Engineering substrate acceptance of Resveratrol O-Methyltransferase from Vitis vinifera for the selective synthesis of O-methyl protected biobased hydroxystyrenes

Enzymatic decarboxylation of phenolic acids enables the production of biobased phenolic styrenes under mild reaction conditions. However, the free para-phenolic group can lead to undesirable side products during polymerization, giving protection of the free phenolic OH group critical importance for the application in adhesives. Here we present a one-pot two-step cascade reaction, in which phenolic acid decarboxylase from Bacillus subtilis (BsPAD) catalyzes the decarboxylation of coumaric acid, caffeic acid, ferulic acid, and sinapic acid, followed by O-methylation of the intermediate phenolic styrenes by resveratrol O-methyltransferase from Vitis vinifera (VvROMT).
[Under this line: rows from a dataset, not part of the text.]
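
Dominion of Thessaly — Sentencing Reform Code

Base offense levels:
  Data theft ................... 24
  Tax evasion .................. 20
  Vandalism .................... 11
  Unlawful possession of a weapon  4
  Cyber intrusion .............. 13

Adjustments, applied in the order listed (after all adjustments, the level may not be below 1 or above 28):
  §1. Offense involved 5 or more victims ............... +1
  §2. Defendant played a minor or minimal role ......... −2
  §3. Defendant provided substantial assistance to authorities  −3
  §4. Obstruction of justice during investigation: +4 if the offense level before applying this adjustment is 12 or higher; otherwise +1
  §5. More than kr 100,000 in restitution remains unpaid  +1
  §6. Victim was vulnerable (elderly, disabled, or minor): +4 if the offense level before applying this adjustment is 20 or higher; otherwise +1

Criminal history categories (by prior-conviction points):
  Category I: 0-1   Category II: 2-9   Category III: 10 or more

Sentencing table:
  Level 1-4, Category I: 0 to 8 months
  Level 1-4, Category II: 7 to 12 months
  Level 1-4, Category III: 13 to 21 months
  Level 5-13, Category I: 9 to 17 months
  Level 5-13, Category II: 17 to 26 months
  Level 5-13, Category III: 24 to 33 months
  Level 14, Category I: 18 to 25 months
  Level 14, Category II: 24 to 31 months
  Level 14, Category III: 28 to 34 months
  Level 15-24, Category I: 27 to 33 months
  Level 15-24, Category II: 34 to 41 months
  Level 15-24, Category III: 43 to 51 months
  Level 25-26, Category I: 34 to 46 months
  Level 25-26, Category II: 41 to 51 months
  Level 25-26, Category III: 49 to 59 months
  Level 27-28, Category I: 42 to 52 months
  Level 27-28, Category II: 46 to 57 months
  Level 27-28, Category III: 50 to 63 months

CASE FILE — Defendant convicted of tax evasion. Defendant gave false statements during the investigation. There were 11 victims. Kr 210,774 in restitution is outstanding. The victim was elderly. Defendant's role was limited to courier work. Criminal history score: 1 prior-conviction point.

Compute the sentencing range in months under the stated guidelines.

Base offense level for tax evasion: 20.
§1 applies: 20 + 1 = 21.
§2 applies: 21 − 2 = 19.
§4 applies (level before this adjustment is 19 ≥ 12, so +4): 19 + 4 = 23.
§5 applies: 23 + 1 = 24.
§6 applies (level before this adjustment is 24 ≥ 20, so +4): 24 + 4 = 28.
Final offense level: 28.
Criminal history: 1 prior point → Category I (0-1).
Level 28 falls in the 27-28 band.
Grid: Level 27-28 × Category I = 42-52 months.

42-52 months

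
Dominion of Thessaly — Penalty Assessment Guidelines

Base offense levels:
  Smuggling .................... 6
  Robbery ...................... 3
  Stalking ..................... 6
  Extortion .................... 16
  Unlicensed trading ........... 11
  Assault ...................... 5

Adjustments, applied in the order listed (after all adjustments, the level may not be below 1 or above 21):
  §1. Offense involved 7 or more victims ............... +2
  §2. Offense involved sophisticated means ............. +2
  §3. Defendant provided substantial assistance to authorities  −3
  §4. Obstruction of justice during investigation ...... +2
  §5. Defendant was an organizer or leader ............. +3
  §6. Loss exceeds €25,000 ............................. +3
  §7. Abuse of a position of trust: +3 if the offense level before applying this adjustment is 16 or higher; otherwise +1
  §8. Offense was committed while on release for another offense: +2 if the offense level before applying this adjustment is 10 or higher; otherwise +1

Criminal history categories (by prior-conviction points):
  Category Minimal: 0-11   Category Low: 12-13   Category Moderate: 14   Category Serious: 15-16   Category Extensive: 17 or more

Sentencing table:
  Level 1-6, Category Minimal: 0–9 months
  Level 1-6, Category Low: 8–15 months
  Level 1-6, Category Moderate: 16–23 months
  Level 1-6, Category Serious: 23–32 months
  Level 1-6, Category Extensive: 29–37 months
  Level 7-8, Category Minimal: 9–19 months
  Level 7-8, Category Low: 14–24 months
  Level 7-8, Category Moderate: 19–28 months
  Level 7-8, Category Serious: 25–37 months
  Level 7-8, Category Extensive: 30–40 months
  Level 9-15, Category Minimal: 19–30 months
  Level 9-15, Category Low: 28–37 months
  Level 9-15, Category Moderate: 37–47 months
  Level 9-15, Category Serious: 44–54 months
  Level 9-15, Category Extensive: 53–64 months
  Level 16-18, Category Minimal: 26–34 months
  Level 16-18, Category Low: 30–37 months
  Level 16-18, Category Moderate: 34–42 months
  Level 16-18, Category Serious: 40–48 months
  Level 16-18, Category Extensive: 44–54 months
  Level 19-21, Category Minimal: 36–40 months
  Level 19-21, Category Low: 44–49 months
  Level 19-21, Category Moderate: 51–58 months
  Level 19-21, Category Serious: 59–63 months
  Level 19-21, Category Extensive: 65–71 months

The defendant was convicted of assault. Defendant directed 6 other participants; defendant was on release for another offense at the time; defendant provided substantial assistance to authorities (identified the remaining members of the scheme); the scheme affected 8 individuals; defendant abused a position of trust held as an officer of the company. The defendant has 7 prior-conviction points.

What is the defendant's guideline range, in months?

19-30 months

Base offense level for assault: 5.
§1 applies: 5 + 2 = 7.
§2 does not apply.
§3 applies: 7 − 3 = 4.
§4 does not apply.
§5 applies: 4 + 3 = 7.
§7 applies (level before this adjustment is 7 < 16, so +1): 7 + 1 = 8.
§8 applies (level before this adjustment is 8 < 10, so +1): 8 + 1 = 9.
Final offense level: 9.
Criminal history: 7 prior points → Category Minimal (0-11).
Level 9 falls in the 9-15 band.
Grid: Level 9-15 × Category Minimal = 19-30 months.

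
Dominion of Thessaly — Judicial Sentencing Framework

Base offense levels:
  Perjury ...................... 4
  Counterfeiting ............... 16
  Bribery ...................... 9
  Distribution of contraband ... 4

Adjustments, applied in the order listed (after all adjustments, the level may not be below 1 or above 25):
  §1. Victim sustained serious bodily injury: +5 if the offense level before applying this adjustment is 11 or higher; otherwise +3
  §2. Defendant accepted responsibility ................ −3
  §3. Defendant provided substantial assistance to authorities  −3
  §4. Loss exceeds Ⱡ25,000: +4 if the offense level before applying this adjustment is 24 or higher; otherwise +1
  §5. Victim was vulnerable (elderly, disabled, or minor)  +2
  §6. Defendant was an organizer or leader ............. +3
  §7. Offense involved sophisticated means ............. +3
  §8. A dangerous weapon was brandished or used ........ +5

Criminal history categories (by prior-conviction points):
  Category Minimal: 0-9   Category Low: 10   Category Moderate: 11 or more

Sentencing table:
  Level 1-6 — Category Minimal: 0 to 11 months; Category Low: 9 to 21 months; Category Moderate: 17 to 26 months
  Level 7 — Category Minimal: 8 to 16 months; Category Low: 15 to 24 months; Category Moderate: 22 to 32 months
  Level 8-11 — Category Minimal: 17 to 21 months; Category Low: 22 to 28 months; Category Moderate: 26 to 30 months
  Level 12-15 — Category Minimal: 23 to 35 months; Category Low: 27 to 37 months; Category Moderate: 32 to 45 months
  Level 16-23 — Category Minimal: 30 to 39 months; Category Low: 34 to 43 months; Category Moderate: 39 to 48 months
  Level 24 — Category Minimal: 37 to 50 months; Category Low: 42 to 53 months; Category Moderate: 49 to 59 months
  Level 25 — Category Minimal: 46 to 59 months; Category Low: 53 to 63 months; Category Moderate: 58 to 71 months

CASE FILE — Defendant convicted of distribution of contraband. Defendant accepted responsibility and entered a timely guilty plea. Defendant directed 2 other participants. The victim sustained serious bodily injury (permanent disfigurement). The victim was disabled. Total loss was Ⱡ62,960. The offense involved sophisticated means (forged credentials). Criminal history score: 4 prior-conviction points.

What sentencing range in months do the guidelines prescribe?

23-35 months

Base offense level for distribution of contraband: 4.
§1 applies (level before this adjustment is 4 < 11, so +3): 4 + 3 = 7.
§2 applies: 7 − 3 = 4.
§4 applies (level before this adjustment is 4 < 24, so +1): 4 + 1 = 5.
§5 applies: 5 + 2 = 7.
§6 applies: 7 + 3 = 10.
§7 applies: 10 + 3 = 13.
§8 does not apply.
Final offense level: 13.
Criminal history: 4 prior points → Category Minimal (0-9).
Level 13 falls in the 12-15 band.
Grid: Level 12-15 × Category Minimal = 23-35 months.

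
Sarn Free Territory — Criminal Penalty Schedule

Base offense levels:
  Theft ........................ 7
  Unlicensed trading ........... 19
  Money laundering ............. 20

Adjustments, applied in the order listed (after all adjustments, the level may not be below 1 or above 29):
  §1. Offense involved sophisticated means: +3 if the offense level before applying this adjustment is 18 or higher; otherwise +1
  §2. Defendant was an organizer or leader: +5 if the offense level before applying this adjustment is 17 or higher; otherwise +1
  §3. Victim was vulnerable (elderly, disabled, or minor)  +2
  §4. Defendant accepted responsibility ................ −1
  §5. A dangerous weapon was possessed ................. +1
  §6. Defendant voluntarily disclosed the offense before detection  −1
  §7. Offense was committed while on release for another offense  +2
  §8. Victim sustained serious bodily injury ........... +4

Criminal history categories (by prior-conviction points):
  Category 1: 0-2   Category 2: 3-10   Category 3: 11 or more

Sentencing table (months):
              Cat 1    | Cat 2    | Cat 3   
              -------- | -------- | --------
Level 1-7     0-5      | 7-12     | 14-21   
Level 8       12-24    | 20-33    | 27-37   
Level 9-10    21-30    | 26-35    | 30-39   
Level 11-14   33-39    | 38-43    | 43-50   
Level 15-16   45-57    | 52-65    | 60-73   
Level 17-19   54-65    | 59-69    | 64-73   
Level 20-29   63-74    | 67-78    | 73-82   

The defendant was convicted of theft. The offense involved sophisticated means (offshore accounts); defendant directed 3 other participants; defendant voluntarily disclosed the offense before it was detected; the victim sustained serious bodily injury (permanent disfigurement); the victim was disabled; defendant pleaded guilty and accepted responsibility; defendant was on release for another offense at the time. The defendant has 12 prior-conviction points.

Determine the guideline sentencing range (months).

Base offense level for theft: 7.
§1 applies (level before this adjustment is 7 < 18, so +1): 7 + 1 = 8.
§2 applies (level before this adjustment is 8 < 17, so +1): 8 + 1 = 9.
§3 applies: 9 + 2 = 11.
§4 applies: 11 − 1 = 10.
§5 does not apply.
§6 applies: 10 − 1 = 9.
§7 applies: 9 + 2 = 11.
§8 applies: 11 + 4 = 15.
Final offense level: 15.
Criminal history: 12 prior points → Category 3 (11+).
Level 15 falls in the 15-16 band.
Grid: Level 15-16 × Category 3 = 60-73 months.

60-73 months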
The reaction sequence avoids the isolation and purification of the reactive intermediate phenolic styrenes. The O-methyltransferase shows selectivity towards the phenolic styrenes. Characterization of a set of variants with amino acid substitution in the active-site cavity led to the identification of VvROMT L117F/F311W which did not show any activity towards the four phenolic acids. This avoids undesired O-methylation of the starting material, which is not desirable since the decarboxylase does not convert the formed p-methoxyphenolic acids. Furthermore, variation of amino acids in the active site led to the identification of mutants with improved activity for all four phenolic styrenes. The results constitute an important step towards the synthesis of biomass-derived methoxy styrene derivatives whose photopolymerization yields polymers with outstanding adhesion properties.